La politica tradizionale è oramai invisa al popolo in ogni suo aspetto. La vecchia distinzione tra sinistra, centro e destra appare oramai anacronistica. I partiti e i loro esponenti vengono considerati i crumiri dei grossi centri, detentori del potere economico.
Il crescendo di questo sentimento si è concretizzato nella recente protesta francese, conosciuta come la “rivolta dei gilet gialli”. Questa manifestazione potrebbe diventare di respiro mondiale, rivolgendosi alla globalizzazione che ha frantumato la struttura socio-economica degli ultimi decenni.

Ma chi sono i gilet jaunes? Il nome trae origine dal giubbotto indossato dagli automobilisti nei casi di emergenza, usato dai manifestanti come tratto distintivo. La loro protesta contro il rincaro del prezzo del carburante, previsto dal governo di Emmanuel Macron, è nata da una raccolta di firme online. È, però, presto sfociata in una vera e propria rivolta, estendendosi alle più generali richieste di tagli alle tasse ed evidenziando un malcontento generale che aspira all'aumento del reddito minimo, al ritorno del pensionamento a 60 anni e, in generale, a molte misure sociali che il governo Macron sembra aver dimenticato.
Sono stati quindi indetti ed organizzati dei cortei, al fine di contrapporsi alla politica sociale e fiscale francese. Le manifestazioni tenutesi sono, però, state un crescendo di violenza, fino a sabato 1 dicembre.

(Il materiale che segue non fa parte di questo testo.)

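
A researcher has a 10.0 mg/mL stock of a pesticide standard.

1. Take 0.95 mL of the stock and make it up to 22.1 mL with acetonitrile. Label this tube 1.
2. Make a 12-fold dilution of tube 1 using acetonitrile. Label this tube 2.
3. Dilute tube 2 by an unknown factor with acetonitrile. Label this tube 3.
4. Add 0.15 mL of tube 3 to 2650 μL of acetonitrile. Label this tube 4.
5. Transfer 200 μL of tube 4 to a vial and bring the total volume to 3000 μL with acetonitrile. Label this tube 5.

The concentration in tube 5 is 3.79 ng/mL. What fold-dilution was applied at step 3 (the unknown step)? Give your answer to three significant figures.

33.8-fold

Step 1: 0.95 mL brought to 22.1 mL → factor 22.1/0.95 = 23.263
Step 2: 12-fold → factor 12
Step 3: unknown factor x
Step 4: 0.15 mL + 2650 μL = 2.8 mL total → factor 2.8/0.15 = 18.667
Step 5: 200 μL brought to 3000 μL → factor 3000/200 = 15
Product of known-step factors = 78164
Overall factor = 10.0 mg/mL / (3.79 ng/mL) = 2.6385 × 10^6
x = 2.6385 × 10^6 / 78164 = 33.8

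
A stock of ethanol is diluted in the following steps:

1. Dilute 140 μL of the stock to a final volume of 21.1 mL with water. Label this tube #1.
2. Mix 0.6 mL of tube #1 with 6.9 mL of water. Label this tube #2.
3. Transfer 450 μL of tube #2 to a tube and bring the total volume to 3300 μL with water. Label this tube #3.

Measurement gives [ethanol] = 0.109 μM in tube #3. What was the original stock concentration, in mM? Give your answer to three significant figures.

Step 1: 140 μL brought to 21.1 mL → factor 21100/140 = 150.71
Step 2: 0.6 mL + 6.9 mL = 7.5 mL total → factor 7.5/0.6 = 12.5
Step 3: 450 μL brought to 3300 μL → factor 3300/450 = 7.3333
Overall dilution factor = 150.71 × 12.5 × 7.3333 = 13815
Stock = 0.109 μM × 13815 = 1506 μM = 1.51 mM

1.51 mM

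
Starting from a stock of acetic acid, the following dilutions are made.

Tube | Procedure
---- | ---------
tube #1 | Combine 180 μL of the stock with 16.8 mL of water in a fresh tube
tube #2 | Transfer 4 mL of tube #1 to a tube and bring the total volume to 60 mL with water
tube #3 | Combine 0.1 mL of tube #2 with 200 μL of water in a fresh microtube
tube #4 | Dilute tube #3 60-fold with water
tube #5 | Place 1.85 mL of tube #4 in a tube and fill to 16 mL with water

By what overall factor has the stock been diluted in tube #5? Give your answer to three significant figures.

2.20 × 10^6

Step 1: 180 μL + 16.8 mL = 16980 μL total → factor 16980/180 = 94.333
Step 2: 4 mL brought to 60 mL → factor 60/4 = 15
Step 3: 0.1 mL + 200 μL = 0.3 mL total → factor 0.3/0.1 = 3
Step 4: 60-fold → factor 60
Step 5: 1.85 mL brought to 16 mL → factor 16/1.85 = 8.6486
Overall dilution factor = 94.333 × 15 × 3 × 60 × 8.6486 = 2.2028 × 10^6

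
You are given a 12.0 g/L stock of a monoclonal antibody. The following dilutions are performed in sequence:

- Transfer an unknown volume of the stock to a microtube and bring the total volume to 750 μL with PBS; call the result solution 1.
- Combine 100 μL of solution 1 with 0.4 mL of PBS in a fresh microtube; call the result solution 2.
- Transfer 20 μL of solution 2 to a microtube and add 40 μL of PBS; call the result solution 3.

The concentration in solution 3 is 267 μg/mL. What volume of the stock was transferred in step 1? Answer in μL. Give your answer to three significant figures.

250 μL

Step 1: v brought to 750 μL → factor = 750 μL/v
Step 2: 100 μL + 0.4 mL = 500 μL total → factor 500/100 = 5
Step 3: 20 μL + 40 μL = 60 μL total → factor 60/20 = 3
Product of known-step factors = 15
Overall factor = 12.0 g/L / (267 μg/mL) = 44.944
Step-1 factor = 44.944 / 15 = 2.9963
v = 750 μL / 2.9963 = 250 μL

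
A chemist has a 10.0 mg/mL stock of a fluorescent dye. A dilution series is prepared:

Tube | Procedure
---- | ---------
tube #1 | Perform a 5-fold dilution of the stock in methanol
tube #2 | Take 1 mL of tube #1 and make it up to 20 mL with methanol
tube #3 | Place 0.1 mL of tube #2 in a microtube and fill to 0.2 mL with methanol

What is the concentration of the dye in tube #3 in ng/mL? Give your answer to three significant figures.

5.00 × 10^4 ng/mL

Step 1: 5-fold → factor 5
Step 2: 1 mL brought to 20 mL → factor 20/1 = 20
Step 3: 0.1 mL brought to 0.2 mL → factor 0.2/0.1 = 2
Dilution factor through tube #3 = 5 × 20 × 2 = 200
[tube #3] = 10.0 mg/mL / 200 = 0.05000 mg/mL = 5.00 × 10^4 ng/mL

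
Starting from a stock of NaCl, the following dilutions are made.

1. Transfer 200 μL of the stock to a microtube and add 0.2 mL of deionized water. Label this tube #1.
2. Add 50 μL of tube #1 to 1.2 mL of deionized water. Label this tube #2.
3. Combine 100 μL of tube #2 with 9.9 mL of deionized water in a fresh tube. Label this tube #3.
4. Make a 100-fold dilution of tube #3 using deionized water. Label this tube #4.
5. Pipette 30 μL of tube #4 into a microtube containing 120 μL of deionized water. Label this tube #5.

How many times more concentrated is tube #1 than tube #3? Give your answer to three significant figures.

2.50 × 10^3

Step 1: 200 μL + 0.2 mL = 400 μL total → factor 400/200 = 2
Step 2: 50 μL + 1.2 mL = 1250 μL total → factor 1250/50 = 25
Step 3: 100 μL + 9.9 mL = 10000 μL total → factor 10000/100 = 100
Dilution factor to tube #1 = 2; to tube #3 = 5000
[tube #1]/[tube #3] = (factor to tube #3)/(factor to tube #1) = 5000/2 = 2.50 × 10^3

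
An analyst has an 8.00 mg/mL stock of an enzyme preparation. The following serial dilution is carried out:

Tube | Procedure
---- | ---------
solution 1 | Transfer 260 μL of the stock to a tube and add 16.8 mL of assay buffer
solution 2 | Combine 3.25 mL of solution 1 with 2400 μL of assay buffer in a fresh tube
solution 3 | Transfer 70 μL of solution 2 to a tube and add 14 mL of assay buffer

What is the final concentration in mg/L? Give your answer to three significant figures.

0.349 mg/L

Step 1: 260 μL + 16.8 mL = 17060 μL total → factor 17060/260 = 65.615
Step 2: 3.25 mL + 2400 μL = 5.65 mL total → factor 5.65/3.25 = 1.7385
Step 3: 70 μL + 14 mL = 14070 μL total → factor 14070/70 = 201
Overall dilution factor = 65.615 × 1.7385 × 201 = 22928
Final = 8.00 mg/mL / 22928 = 0.0003489 mg/mL = 0.349 mg/L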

La protesta non ha avuto infatti nulla di democratico: è stata una vera e propria guerriglia. In pieno centro di Parigi un palazzo è stato dato alle fiamme e centinaia di persone sono rimaste ferite. Sono dilagate violenze ed aggressioni, auto bruciate, vetrine di molti negozi frantumate; tutto a causa dell'infiltrazione dei "casseurs" (teppisti) tra le fila dei gilet gialli, coinvolti in scontri con la polizia, che da parte sua ha lanciato contro la folla gas lacrimogeni e arrestato centinaia di manifestanti.
La situazione è peggiorata ancora il sabato seguente, giorno 8 dicembre. Si sono verificati scontri in tutta la Francia, soprattutto nelle città di Nizza e Marsiglia, e la protesta si è allargata anche alla vicina Bruxelles.

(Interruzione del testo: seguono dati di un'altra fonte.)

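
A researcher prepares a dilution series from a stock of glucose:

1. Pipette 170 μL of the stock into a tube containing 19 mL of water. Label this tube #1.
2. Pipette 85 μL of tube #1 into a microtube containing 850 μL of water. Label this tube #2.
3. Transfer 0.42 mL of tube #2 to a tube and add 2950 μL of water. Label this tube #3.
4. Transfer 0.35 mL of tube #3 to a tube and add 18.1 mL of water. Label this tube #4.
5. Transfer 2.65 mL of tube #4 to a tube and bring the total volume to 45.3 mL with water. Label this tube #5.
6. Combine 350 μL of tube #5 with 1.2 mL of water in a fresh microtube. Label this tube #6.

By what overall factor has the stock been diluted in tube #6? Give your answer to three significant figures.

3.97 × 10^7

Step 1: 170 μL + 19 mL = 19170 μL total → factor 19170/170 = 112.76
Step 2: 85 μL + 850 μL = 935 μL total → factor 935/85 = 11
Step 3: 0.42 mL + 2950 μL = 3.37 mL total → factor 3.37/0.42 = 8.0238
Step 4: 0.35 mL + 18.1 mL = 18.45 mL total → factor 18.45/0.35 = 52.714
Step 5: 2.65 mL brought to 45.3 mL → factor 45.3/2.65 = 17.094
Step 6: 350 μL + 1.2 mL = 1550 μL total → factor 1550/350 = 4.4286
Overall dilution factor = 112.76 × 11 × 8.0238 × 52.714 × 17.094 × 4.4286 = 3.9718 × 10^7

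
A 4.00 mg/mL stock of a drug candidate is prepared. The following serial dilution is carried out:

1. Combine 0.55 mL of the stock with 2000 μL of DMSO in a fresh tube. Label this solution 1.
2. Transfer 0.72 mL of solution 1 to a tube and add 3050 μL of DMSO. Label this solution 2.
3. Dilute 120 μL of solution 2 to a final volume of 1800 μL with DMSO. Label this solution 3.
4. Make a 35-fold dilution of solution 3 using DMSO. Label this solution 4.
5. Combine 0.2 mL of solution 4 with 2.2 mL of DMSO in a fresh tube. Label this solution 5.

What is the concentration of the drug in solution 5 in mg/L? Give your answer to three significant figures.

0.0262 mg/L

Step 1: 0.55 mL + 2000 μL = 2.55 mL total → factor 2.55/0.55 = 4.6364
Step 2: 0.72 mL + 3050 μL = 3.77 mL total → factor 3.77/0.72 = 5.2361
Step 3: 120 μL brought to 1800 μL → factor 1800/120 = 15
Step 4: 35-fold → factor 35
Step 5: 0.2 mL + 2.2 mL = 2.4 mL total → factor 2.4/0.2 = 12
Overall dilution factor = 4.6364 × 5.2361 × 15 × 35 × 12 = 1.5294 × 10^5
Final = 4.00 mg/mL / 1.5294 × 10^5 = 2.615 × 10^-5 mg/mL = 0.0262 mg/L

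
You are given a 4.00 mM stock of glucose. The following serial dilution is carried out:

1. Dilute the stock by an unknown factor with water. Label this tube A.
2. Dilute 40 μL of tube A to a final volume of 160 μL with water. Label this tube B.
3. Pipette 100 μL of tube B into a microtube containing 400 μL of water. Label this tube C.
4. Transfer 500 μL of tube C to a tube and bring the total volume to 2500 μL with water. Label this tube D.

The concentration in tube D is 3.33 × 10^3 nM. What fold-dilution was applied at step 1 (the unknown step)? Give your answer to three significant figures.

12.0-fold

Step 1: unknown factor x
Step 2: 40 μL brought to 160 μL → factor 160/40 = 4
Step 3: 100 μL + 400 μL = 500 μL total → factor 500/100 = 5
Step 4: 500 μL brought to 2500 μL → factor 2500/500 = 5
Product of known-step factors = 100
Overall factor = 4.00 mM / (3.33 × 10^3 nM) = 1201.2
x = 1201.2 / 100 = 12.0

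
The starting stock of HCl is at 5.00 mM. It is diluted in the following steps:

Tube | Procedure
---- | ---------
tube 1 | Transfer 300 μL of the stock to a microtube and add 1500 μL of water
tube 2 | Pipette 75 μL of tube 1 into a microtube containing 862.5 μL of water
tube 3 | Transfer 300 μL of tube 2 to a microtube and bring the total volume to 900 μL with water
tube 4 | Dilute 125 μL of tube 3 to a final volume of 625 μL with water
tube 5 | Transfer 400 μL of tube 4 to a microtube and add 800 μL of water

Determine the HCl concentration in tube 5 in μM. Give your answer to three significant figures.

Step 1: 300 μL + 1500 μL = 1800 μL total → factor 1800/300 = 6
Step 2: 75 μL + 862.5 μL = 937.5 μL total → factor 937.5/75 = 12.5
Step 3: 300 μL brought to 900 μL → factor 900/300 = 3
Step 4: 125 μL brought to 625 μL → factor 625/125 = 5
Step 5: 400 μL + 800 μL = 1200 μL total → factor 1200/400 = 3
Overall dilution factor = 6 × 12.5 × 3 × 5 × 3 = 3375
Final = 5.00 mM / 3375 = 0.001481 mM = 1.48 μM

1.48 μM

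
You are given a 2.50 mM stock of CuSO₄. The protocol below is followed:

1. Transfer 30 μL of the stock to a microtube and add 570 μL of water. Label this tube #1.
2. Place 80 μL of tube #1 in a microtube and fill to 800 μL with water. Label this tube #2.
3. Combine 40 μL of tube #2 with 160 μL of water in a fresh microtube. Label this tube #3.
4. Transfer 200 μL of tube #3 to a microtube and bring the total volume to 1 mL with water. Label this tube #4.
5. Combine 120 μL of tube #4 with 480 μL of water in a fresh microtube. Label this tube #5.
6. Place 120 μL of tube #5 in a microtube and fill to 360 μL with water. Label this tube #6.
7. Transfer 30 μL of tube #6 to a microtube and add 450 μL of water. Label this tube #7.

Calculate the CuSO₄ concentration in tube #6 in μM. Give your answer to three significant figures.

0.0333 μM

Step 1: 30 μL + 570 μL = 600 μL total → factor 600/30 = 20
Step 2: 80 μL brought to 800 μL → factor 800/80 = 10
Step 3: 40 μL + 160 μL = 200 μL total → factor 200/40 = 5
Step 4: 200 μL brought to 1 mL → factor 1000/200 = 5
Step 5: 120 μL + 480 μL = 600 μL total → factor 600/120 = 5
Step 6: 120 μL brought to 360 μL → factor 360/120 = 3
Dilution factor through tube #6 = 20 × 10 × 5 × 5 × 5 × 3 = 75000
[tube #6] = 2.50 mM / 75000 = 3.333 × 10^-5 mM = 0.0333 μM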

Finalmente, il primo ministro Edward Philippe, dopo il quarto sabato di tensione, ha dichiarato: “È arrivato il momento del dialogo”.
Anche gli studenti hanno partecipato alla protesta; infatti, giorno 6 dicembre, le forze di polizia hanno arrestato oltre 150 studenti costringendoli a stare in ginocchio, sotto “l'egida” delle armi.
Ora, analizzando il programma dei gilet gialli, si trovano diverse somiglianze con il programma politico del M5S dell'ultima tornata elettorale. È facile arguire come questi temi, bistrattati dagli ultimi governi europei per inseguire concetti economici quali “Risorse”, “PIL” e “Spread” siano fortemente sentiti dalla società europea, vittima di manovre economiche a discapito del ceto medio. Quanto sta succedendo è un chiaro sintomo del fallimento della politica elitaria occidentale. L'élite che per tutta la modernità aveva subito l'avanzata della classe proletaria, adesso guarda al mondo socio-economico con ottimismo, un mondo dominato non più dalla forza lavoro, bensì dalla ricchezza e dallo strapotere della tecnologia. Al contrario, la speranza nel futuro è stata alienata ai ceti deboli.
Viene quindi da chiedersi: avrà tutto ciò risonanza e ripercussioni anche in Italia?